Today the internet has grown significantly. And we do have examples of massive knowledge bases compiled by humans (IMDB, Yelp). But they tend to need to be about topics that are of widespread interest and shared knowledge. Another dead end for large-scale manual knowledge graphs of enterprise use. So how do we go about structuring enterprise knowledge efficiently today?
Powerful web crawlers, natural language processing, and machine vision with machine learning computations on top have managed to massively increase the size of enterprise-use knowledge bases for a fraction of the price. A huge range of useful enterprise data is available online as well as in the news. It simply needs to be structured.
Among general use knowledge graphs, GDELT and Diffbot provide the largest coverage areas. Where GDELT automates the organization of facts from worldwide newspapers, Diffbot crawls the entire web and pulls out entities and facts.

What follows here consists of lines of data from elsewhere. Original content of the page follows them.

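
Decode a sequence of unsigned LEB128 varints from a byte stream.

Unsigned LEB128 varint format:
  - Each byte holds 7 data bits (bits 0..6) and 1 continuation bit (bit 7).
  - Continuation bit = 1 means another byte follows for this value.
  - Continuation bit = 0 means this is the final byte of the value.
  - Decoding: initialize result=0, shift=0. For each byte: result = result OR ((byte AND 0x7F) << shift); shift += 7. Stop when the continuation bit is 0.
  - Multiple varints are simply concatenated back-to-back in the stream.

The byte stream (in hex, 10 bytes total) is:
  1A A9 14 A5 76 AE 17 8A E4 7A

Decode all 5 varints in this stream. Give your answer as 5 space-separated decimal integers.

Answer: 26 2601 15141 2990 2011658

Derivation:
  byte[0]=0x1A cont=0 payload=0x1A=26: acc |= 26<<0 -> acc=26 shift=7 [end]
Varint 1: bytes[0:1] = 1A -> value 26 (1 byte(s))
  byte[1]=0xA9 cont=1 payload=0x29=41: acc |= 41<<0 -> acc=41 shift=7
  byte[2]=0x14 cont=0 payload=0x14=20: acc |= 20<<7 -> acc=2601 shift=14 [end]
Varint 2: bytes[1:3] = A9 14 -> value 2601 (2 byte(s))
  byte[3]=0xA5 cont=1 payload=0x25=37: acc |= 37<<0 -> acc=37 shift=7
  byte[4]=0x76 cont=0 payload=0x76=118: acc |= 118<<7 -> acc=15141 shift=14 [end]
Varint 3: bytes[3:5] = A5 76 -> value 15141 (2 byte(s))
  byte[5]=0xAE cont=1 payload=0x2E=46: acc |= 46<<0 -> acc=46 shift=7
  byte[6]=0x17 cont=0 payload=0x17=23: acc |= 23<<7 -> acc=2990 shift=14 [end]
Varint 4: bytes[5:7] = AE 17 -> value 2990 (2 byte(s))
  byte[7]=0x8A cont=1 payload=0x0A=10: acc |= 10<<0 -> acc=10 shift=7
  byte[8]=0xE4 cont=1 payload=0x64=100: acc |= 100<<7 -> acc=12810 shift=14
  byte[9]=0x7A cont=0 payload=0x7A=122: acc |= 122<<14 -> acc=2011658 shift=21 [end]
Varint 5: bytes[7:10] = 8A E4 7A -> value 2011658 (3 byte(s))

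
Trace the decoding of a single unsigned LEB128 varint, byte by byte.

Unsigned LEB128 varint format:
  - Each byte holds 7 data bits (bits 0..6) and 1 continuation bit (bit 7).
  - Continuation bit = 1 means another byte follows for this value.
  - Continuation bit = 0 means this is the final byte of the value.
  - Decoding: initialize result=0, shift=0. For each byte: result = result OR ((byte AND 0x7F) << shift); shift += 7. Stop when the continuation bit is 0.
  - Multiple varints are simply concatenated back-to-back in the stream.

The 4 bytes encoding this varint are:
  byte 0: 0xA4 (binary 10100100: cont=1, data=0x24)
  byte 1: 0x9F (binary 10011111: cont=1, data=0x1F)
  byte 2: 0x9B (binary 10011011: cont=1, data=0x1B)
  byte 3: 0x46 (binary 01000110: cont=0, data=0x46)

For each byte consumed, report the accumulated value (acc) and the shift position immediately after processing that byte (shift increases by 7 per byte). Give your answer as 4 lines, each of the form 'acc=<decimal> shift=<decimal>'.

byte 0=0xA4: payload=0x24=36, contrib = 36<<0 = 36; acc -> 36, shift -> 7
byte 1=0x9F: payload=0x1F=31, contrib = 31<<7 = 3968; acc -> 4004, shift -> 14
byte 2=0x9B: payload=0x1B=27, contrib = 27<<14 = 442368; acc -> 446372, shift -> 21
byte 3=0x46: payload=0x46=70, contrib = 70<<21 = 146800640; acc -> 147247012, shift -> 28

Answer: acc=36 shift=7
acc=4004 shift=14
acc=446372 shift=21
acc=147247012 shift=28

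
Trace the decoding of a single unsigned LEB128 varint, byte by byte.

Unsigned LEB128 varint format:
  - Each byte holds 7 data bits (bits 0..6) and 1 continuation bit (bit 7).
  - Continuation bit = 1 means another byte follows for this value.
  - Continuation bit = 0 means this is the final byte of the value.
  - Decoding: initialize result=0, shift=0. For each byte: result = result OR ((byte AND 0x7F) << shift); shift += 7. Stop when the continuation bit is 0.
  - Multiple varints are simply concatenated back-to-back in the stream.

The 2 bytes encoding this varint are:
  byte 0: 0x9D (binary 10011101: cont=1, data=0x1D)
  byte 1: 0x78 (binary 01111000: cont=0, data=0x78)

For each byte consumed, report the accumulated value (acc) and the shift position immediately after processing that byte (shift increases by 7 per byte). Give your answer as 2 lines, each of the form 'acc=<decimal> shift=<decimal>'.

byte 0=0x9D: payload=0x1D=29, contrib = 29<<0 = 29; acc -> 29, shift -> 7
byte 1=0x78: payload=0x78=120, contrib = 120<<7 = 15360; acc -> 15389, shift -> 14

Answer: acc=29 shift=7
acc=15389 shift=14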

Natural language processing pushed to layers one through three listed earlier in this article also enable enterprises to pick and choose where to source their knowledge graphs from. The following sources are commonly parsed into enterprise knowledge graphs:
- Firmographic data
- Technographic data
- Internal documents
- News or social media mentions
- Product catalogs
- Review data
- Real world events
- Customer data
- Prospect data
- Investigative data
- Supply chain data
- Among others
While a work-in-progress in many hard problem areas, AI has proven to be the first step change in the cost per fact accumulation in modern times. For example, looking at Diffbot – largest commercial Knowledge Graph provider – cost per fact accumulation compared to Cyc or Freebase shows an improvement of roughly x2500.

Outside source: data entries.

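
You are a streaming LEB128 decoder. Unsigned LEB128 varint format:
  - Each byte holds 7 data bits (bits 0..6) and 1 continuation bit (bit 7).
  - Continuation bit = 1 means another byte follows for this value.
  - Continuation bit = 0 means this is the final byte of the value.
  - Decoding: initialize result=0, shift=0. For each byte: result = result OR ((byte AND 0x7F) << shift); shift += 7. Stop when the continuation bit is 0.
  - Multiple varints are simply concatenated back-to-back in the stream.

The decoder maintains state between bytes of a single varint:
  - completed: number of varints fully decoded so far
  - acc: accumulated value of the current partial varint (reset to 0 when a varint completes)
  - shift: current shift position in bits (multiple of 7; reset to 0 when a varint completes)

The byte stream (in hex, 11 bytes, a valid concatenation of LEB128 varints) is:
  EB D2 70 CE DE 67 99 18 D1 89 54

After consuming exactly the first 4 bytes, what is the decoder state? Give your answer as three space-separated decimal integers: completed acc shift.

Answer: 1 78 7

Derivation:
byte[0]=0xEB cont=1 payload=0x6B: acc |= 107<<0 -> completed=0 acc=107 shift=7
byte[1]=0xD2 cont=1 payload=0x52: acc |= 82<<7 -> completed=0 acc=10603 shift=14
byte[2]=0x70 cont=0 payload=0x70: varint #1 complete (value=1845611); reset -> completed=1 acc=0 shift=0
byte[3]=0xCE cont=1 payload=0x4E: acc |= 78<<0 -> completed=1 acc=78 shift=7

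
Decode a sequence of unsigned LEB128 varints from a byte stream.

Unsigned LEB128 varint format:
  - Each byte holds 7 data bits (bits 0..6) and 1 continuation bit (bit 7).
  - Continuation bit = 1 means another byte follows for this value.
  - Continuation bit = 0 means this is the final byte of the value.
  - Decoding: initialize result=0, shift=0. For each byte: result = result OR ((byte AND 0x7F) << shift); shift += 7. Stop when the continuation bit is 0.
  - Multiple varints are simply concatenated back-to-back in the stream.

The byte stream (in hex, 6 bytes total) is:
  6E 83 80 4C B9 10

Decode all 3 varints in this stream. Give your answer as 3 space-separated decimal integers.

  byte[0]=0x6E cont=0 payload=0x6E=110: acc |= 110<<0 -> acc=110 shift=7 [end]
Varint 1: bytes[0:1] = 6E -> value 110 (1 byte(s))
  byte[1]=0x83 cont=1 payload=0x03=3: acc |= 3<<0 -> acc=3 shift=7
  byte[2]=0x80 cont=1 payload=0x00=0: acc |= 0<<7 -> acc=3 shift=14
  byte[3]=0x4C cont=0 payload=0x4C=76: acc |= 76<<14 -> acc=1245187 shift=21 [end]
Varint 2: bytes[1:4] = 83 80 4C -> value 1245187 (3 byte(s))
  byte[4]=0xB9 cont=1 payload=0x39=57: acc |= 57<<0 -> acc=57 shift=7
  byte[5]=0x10 cont=0 payload=0x10=16: acc |= 16<<7 -> acc=2105 shift=14 [end]
Varint 3: bytes[4:6] = B9 10 -> value 2105 (2 byte(s))

Answer: 110 1245187 2105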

From Knowledge Graphs to Knowledge Workflows
One of the main issues that persists even after organizations have well populated and topical knowledge graphs is that of not thinking in terms of knowledge workflows. Similarly to some of the often touted downsides of data lakes, knowledge graphs can fall prey to accumulating huge amounts of information that doesn’t get in front of the right team members at the right time.
Like any other data store, the accumulation of a “larger” knowledge graph can be more of a liability than an asset.
- Data becomes stale
- Data “islands” emerge
- No understanding of overall data structure
- Messy data provenance
The real benefits of knowledge graphs surface when high volume and velocity data can be structured in an automated way to solve data gathering issues for discrete teams.
While many unique use cases have not been explored by major knowledge graph providers, strengths of present knowledge graph architectures include the following:
- Graph databases are flexible, containing many different entity types
- Graph databases are centered around relationships between entities (linked data providing context)
- Unlike relational databases which may require complex joins to retrieve linked data, graphs offer performance benefits
- New fact types can be added “on the fly” as the world they’re representing changes
- Each entity has a universal identifier (disambiguation)
- Data provenance providing explainability to each constituent fact
- High expressivity for modeling complex domains
While knowledge graphs power major services we depend on (Netflix, Spotify, Google search, etc.), for most organizations successful implementations of knowledge-as-a-service involves pairing specific KG strengths with specific needs. The largest portion of future knowledge-as-a-service promise involves freeing workers from specific drudgeries related to fact accumulation and trend spotting in their role. And that’s a win that’s well underway!